Tech billionaire Elon Musk’s pitch to tunnel through the Blue Mountains could be “problematic” for its World Heritage status with the United Nations, a conservation group says.
The Tesla CEO floated tunnelling 50 kilometres through the UNESCO listed World Heritage asset for about $1 billion, in response to a tweet from ex-Greens NSW MP Jeremy Buckingham.
“The National Trust applauds all innovative thinking when it comes to transport options that connect communities with reduced impact on the environment,” NSW CEO Debbie Mills said in a statement to The New Daily.
“A great opportunity for this kind of thinking would be a fast train connection from Sydney to Newcastle. But tunnelling through the Blue Mountains World Heritage would be problematic.”
Motorists wouldn’t drive their vehicles through the tunnel to Lithgow, connecting to the central-west. Cars would be secured to electric platforms that transport them between stations at high speed.
Mr Buckingham – who left the Greens following unproven allegations of sexual misconduct and intimidation, which he denies – said the area is already impacted by infrastructure and argued underground tunnelling and the electric vehicles would be less harmful than expanding existing highways.
Transport for NSW said while the department welcomed bold ideas, “a high-level analysis of costings reveal that Mr Musk’s project could not be delivered for his proposed price”.
“Key issues that do not appear to be considered in Mr Musk’s proposed tunnel (which have been factored into our cost estimates) include ventilation and emergency egress,” a spokesperson said.
“Other key issues include geotechnical conditions and integration with the wider transport network (given this appears to be a fully independent / bespoke transport mode).”
The state government also wants to connect to Lithgow and out to Orange, and is studying a statewide fast rail plan with $4.6 million.
Mr Buckingham said he believes Mr Musk is “very serious” and disagreed the $1 billion quote was unachievable, saying the entrepreneur had always proved people wrong.
In 2017, Mr Musk made good on his Twitter promise to deliver the world’s largest lithium-ion battery to South Australia within 100 days.
Their only interaction on the proposal has been a Twitter exchange.
About $15M/km for a two way high speed transit, so probably around $750M plus maybe $50M/station
— Elon Musk (@elonmusk) January 16, 2019
Mr Musk’s The Boring Company is testing a similar two-kilometre tunnel in Los Angeles and planning another for Chicago.
James Whitten, a PhD Candidate in Urban and Regional Planning at the University of Melbourne, said Mr Musk’s tweet did not seem to be a “meaningful debate about the real transport needs of regional communities”.
He said the actual cost of the tunnel would likely outweigh the benefits and there are probably more viable options to connect to the regions.
NSW Farmers Association welcomed the proposal, saying transport added 30 to 40 per cent of the cost to agricultural production.
“One of the biggest challenges to growing the state’s food economy is the inadequate east-west transport connections between the food bowl that is western NSW and Sydney,” president James Jackson said in a statement.
Potential route. pic.twitter.com/AjH1O4QAby
— Jeremy Buckingham 🌏 (@greensjeremy) January 16, 2019
Mr Buckingham called on the government and Labor opposition to meet with Mr Musk.
“Autonomous, electric vehicles that generate zero pollution are the future of transport.
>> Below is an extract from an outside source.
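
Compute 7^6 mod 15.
By repeated squaring mod 15: 7^{1}≡7, 7^{2}≡4, 7^{4}≡1. Then 7^{6} = 7^{4+2} ≡ 1 × 4 ≡ 4 mod 15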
It would be madness not to further investigate what could be an infrastructure and planning game changer for Sydney and our regions,” he said in a statement.
“You could live out in the beautiful western region of NSW, enjoy the lifestyle, clean air and national parks while commuting into jobs centres of Penrith and western Sydney. The infrastructure plan takes the pressure off traffic congestion and resources in Sydney, while providing a lifeline for our regions.”
UNESCO has previously heard concerns about the planned Badgerys Creek airport, but was advised it would have low impact on the heritage value of the Blue Mountains.
The International Council on Monuments and Sites (ICOMOS) also warned the NSW and federal environment ministers that the proposal to raise the Warragamba Dam wall 14 metres would breach obligations to protect the heritage of the Blue Mountains.
Mr Musk was heavily criticised and eventually apologised last year after calling one of the Thai cave rescue divers a “pedo”.